Question orale n° 43 :
Alstom - Rémunération et délocalisation

16e Législature

Question de : M. Florian Chauche
Territoire de Belfort (2e circonscription) - La France insoumise - Nouvelle Union Populaire écologique et sociale

M. Florian Chauche attire l'attention de M. le ministre de l'économie, des finances et de la souveraineté industrielle et numérique sur la hausse mirobolante des salaires de l'équipe de direction d'Alstom. Alors que l'inflation est galopante et que nombre des concitoyens éprouvent des difficultés croissantes pour se chauffer et se nourrir, les Françaises et les Français sont particulièrement sensibles, à raison, aux inégalités de salaires et à la nécessité d'aller vers un partage des richesses plus juste. Or on le sait, ce n'est pas la fin de l'abondance pour tout le monde ! On a vu le débat que suscitait l'augmentation de salaire mirobolante de M. Pouyanné, PDG de Total et les conséquences qu'elle a eues. Cependant cela ne doit pas être l'arbre qui cache la forêt. En effet, à la direction d'Alstom France, c'est toute l'équipe de direction qui a vu bondir de façon extraordinaire ses revenus.

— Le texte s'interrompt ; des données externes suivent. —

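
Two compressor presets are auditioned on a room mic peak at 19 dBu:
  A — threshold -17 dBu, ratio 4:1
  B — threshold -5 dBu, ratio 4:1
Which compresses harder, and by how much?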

Les documents d'enregistrement universels du groupe mentionnent en effet une augmentation, pour l'équipe de 18 personnes, de 9,953 millions d'euros en 2021-2022, ce qui, ramené individuellement, correspond à une augmentation moyenne de 78 % ! Qui plus est, la seule partie fixe de cette rémunération est passée de 4,528 millions d'euros à 7,544 millions d'euros, soit ramenée individuellement une augmentation de 94 % ! Et M. le député ne parle même pas du cas du PDG M. Poupart-Lafarge, dont on peut estimer que la rémunération a augmenté de 31 % en 2022. Comment accepter une telle situation à l'heure actuelle, au moment où la majorité des concitoyennes et concitoyens vit des fins de mois difficiles ? D'autant que le groupe Alstom semble pousser le cynisme encore plus loin et on peut le voir à la lecture de son plan stratégique « Alstom in motion 2025 ». À l'heure où la relocalisation industrielle est un enjeu majeur pour la France et où la prise en compte du bilan carbone des activités est un souci de premier plan, M. le député demande à M. le ministre s'il trouve normal que cette grande entreprise affiche sans complexe comme objectif de délocaliser, d'ici 2025, 40 % de ses études et 60 % de sa fabrication dans les pays à bas coût. En particulier quand le pays visé est l'Inde, qui n'est pas un pays particulièrement exemplaire en matière de conditions de travail et de respect des droits de l'Homme. Il souhaite connaître sa position sur le sujet.

Réponse en séance, et publiée le 7 décembre 2022

RELOCALISATIONS ET RÉMUNÉRATIONS DES DIRIGEANTS D'ALSTOM
Mme la présidente. La parole est à M. Florian Chauche, pour exposer sa question, n°  43, relative aux relocalisations et aux rémunérations des dirigeants d'Alstom.

M. Florian Chauche. Monsieur le ministre délégué, j'appelle votre attention sur la hausse mirobolante des salaires de l'équipe de direction d'Alstom. Alors que l'inflation est galopante et que nombre de nos concitoyens ont des difficultés croissantes pour se chauffer et se nourrir, les Françaises et les Français sont particulièrement sensibles aux inégalités de salaires et jugent nécessaire un partage plus juste des richesses. Or ce n'est pas la fin de l'abondance pour tout le monde. Nous avons vu le débat qu'ont suscité l'augmentation de salaire mirobolante de M. Pouyanné, PDG de TotalEnergies, et ses conséquences.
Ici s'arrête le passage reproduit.